Foi vaiado pela plateia. Era o tempo das patrulhas ideológicas.

Nos bastidores, a repórter perguntou como ele se sentia saindo do palco sobre vaias.

Caetano questionou o português ruim da moça, que não sabia a diferença entre sobre e sob, mas disse que, ao errar, ela acabou acertando.

Claro! Caetano sempre está sobre as vaias!

*****

Sobre e sob.

Isso a gente sabe desde a infância, quando aprende a falar.

Antes mesmo de ir para a escola.

Mas vamos ao dicionário (o “pai dos burros”, o velho e bom Aurélio que tem aqui em casa):

SOBRENa parte superior de; em cima, por cima ou acima de. Acerca de, a respeito de, em relação a. 

SOBDebaixo de. Ao abrigo de. Debaixo de autoridade de. No tempo de.

*****

Sob Bolsonaro, tem ministro que confunde sobre com sob.

Ministro com curso superior.

Vergonha alheia!

Dos meus comunistas, cuido eu!

Antes da Copa de 70, o presidente Médici quis escalar Dadá para a Seleção Brasileira.

O técnico João Saldanha, que era comunista, reagiu:

O presidente escala os seus ministros, eu escalo os meus jogadores.

Saldanha foi demitido, e o Brasil foi tri no México com a equipe que ele montou.

*****

O jornalista Roberto Marinho, presidente das Organizações Globo, foi questionado pelo governo militar:

Tem muito comunista nas suas redações.

Dr.
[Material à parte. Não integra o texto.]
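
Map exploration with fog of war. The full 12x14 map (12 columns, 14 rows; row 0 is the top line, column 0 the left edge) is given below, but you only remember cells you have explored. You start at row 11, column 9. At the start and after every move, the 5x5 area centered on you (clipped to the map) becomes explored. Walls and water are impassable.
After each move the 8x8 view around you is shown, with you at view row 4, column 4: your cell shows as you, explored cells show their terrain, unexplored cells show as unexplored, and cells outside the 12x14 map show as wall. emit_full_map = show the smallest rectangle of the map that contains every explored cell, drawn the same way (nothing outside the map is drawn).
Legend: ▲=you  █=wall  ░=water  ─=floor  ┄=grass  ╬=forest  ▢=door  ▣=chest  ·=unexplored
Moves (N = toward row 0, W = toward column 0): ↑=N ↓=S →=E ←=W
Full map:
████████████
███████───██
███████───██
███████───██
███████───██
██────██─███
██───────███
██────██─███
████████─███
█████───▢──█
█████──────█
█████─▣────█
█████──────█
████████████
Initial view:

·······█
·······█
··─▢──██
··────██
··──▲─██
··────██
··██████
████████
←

········
········
··──▢──█
··─────█
··▣─▲──█
··─────█
··██████
████████

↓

········
··──▢──█
··─────█
··▣────█
··──▲──█
··██████
████████
████████

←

········
···──▢──
··──────
··─▣────
··──▲───
··██████
████████
████████

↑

········
········
··───▢──
··──────
··─▣▲───
··──────
··██████
████████

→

········
········
·───▢──█
·──────█
·─▣─▲──█
·──────█
·███████
████████

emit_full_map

───▢──█
──────█
─▣─▲──█
──────█
███████

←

········
········
··───▢──
··──────
··─▣▲───
··──────
··██████
████████

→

········
········
·───▢──█
·──────█
·─▣─▲──█
·──────█
·███████
████████

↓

········
·───▢──█
·──────█
·─▣────█
·───▲──█
·███████
████████
████████

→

·······█
───▢──██
──────██
─▣────██
────▲─██
████████
████████
████████

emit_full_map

───▢──█
──────█
─▣────█
────▲─█
███████

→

······██
──▢──███
─────███
▣────███
────▲███
████████
████████
████████

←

·······█
───▢──██
──────██
─▣────██
────▲─██
████████
████████
████████

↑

·······█
·······█
───▢──██
──────██
─▣──▲─██
──────██
████████
████████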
Roberto, reconhecidamente um homem de direita, reagiu:

Dos meus comunistas, cuido eu.

*****

João Saldanha foi um dos comunistas de Roberto Marinho.
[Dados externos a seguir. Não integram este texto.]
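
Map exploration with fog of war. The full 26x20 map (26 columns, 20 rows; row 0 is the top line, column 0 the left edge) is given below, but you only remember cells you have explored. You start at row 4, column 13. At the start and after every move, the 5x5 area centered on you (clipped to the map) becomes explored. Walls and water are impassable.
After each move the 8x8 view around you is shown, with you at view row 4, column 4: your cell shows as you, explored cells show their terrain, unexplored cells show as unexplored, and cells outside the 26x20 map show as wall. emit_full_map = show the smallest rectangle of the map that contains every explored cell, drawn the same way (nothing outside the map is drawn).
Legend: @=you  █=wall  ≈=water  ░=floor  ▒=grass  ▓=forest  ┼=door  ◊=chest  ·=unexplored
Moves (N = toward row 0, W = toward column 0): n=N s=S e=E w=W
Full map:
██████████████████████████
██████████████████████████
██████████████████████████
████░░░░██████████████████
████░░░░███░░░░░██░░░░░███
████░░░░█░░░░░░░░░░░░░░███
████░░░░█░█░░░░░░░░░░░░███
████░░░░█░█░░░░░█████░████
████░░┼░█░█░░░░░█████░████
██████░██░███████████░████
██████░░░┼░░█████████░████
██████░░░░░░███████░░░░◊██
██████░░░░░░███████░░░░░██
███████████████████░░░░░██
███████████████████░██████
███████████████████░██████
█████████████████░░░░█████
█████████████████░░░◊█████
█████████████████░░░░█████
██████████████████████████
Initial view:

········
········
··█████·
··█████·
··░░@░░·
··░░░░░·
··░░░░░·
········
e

········
········
·██████·
·██████·
·░░░@░█·
·░░░░░░·
·░░░░░░·
········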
As duas histórias são parecidas.

E são ótimas histórias.

*****

Não se faz bom jornalismo sem comunistas, assim como não se faz boa dramaturgia sem homossexuais.

A frase é atribuída a Roberto Marinho.

Realidade?

Lenda?

Não importa.

Quando a lenda é melhor do que a realidade (aprendemos com John Ford), imprima-se a lenda.

*****

Durante boa parte do século XX, o mundo era dividido em duas bandas.

Numa, estavam os Estados Unidos.

Na outra, a União Soviética.

O mundo sem essa divisão não cabia na cabeça de ninguém.

Digamos que a direita tinha razões de sobra para temer os comunistas porque de fato havia comunistas.

Hoje, temos no Brasil gente que vê comunistas onde não há comunistas.

A exaltação da ignorância está na moda.

Só mesmo um imbecil pode acreditar que a Terra é plana!

SÓ MESMO UM IMBECIL PODE ACREDITAR QUE A TERRA É PLANA!

Acordei pensando nisso.

Sabem o motivo?

É que nesta sexta-feira (12) faz 58 anos que Yuri Gagarin se tornou o primeiro homem a voar em órbita da Terra.

A Terra é azul.

Em 12 de abril de 1961, o cosmonauta Yuri Gagarin pronunciou a frase ao se transformar no primeiro homem que orbitou nosso planeta.

Eu tinha dois anos, claro que não tenho nenhuma lembrança do feito, mas cresci ouvindo meu pai falar da sua importância científica, do seu significado histórico e da força poética da frase.

A Terra é azul. 

A simplicidade do comentário de Gagarin não destoa da dimensão do seu voo pioneiro.

Antes, parece a mais perfeita tradução do impacto que aquela visão provocou.

O planeta visto de fora, como ninguém o havia observado antes.

Com seus próprios olhos, Gagarin viu também que a Terra é redonda.

E agora, em 2019, tem gente defendendo a tese de que a Terra é plana.

Não quero ser grosseiro, mas só mesmo os imbecis acreditam que a Terra é plana!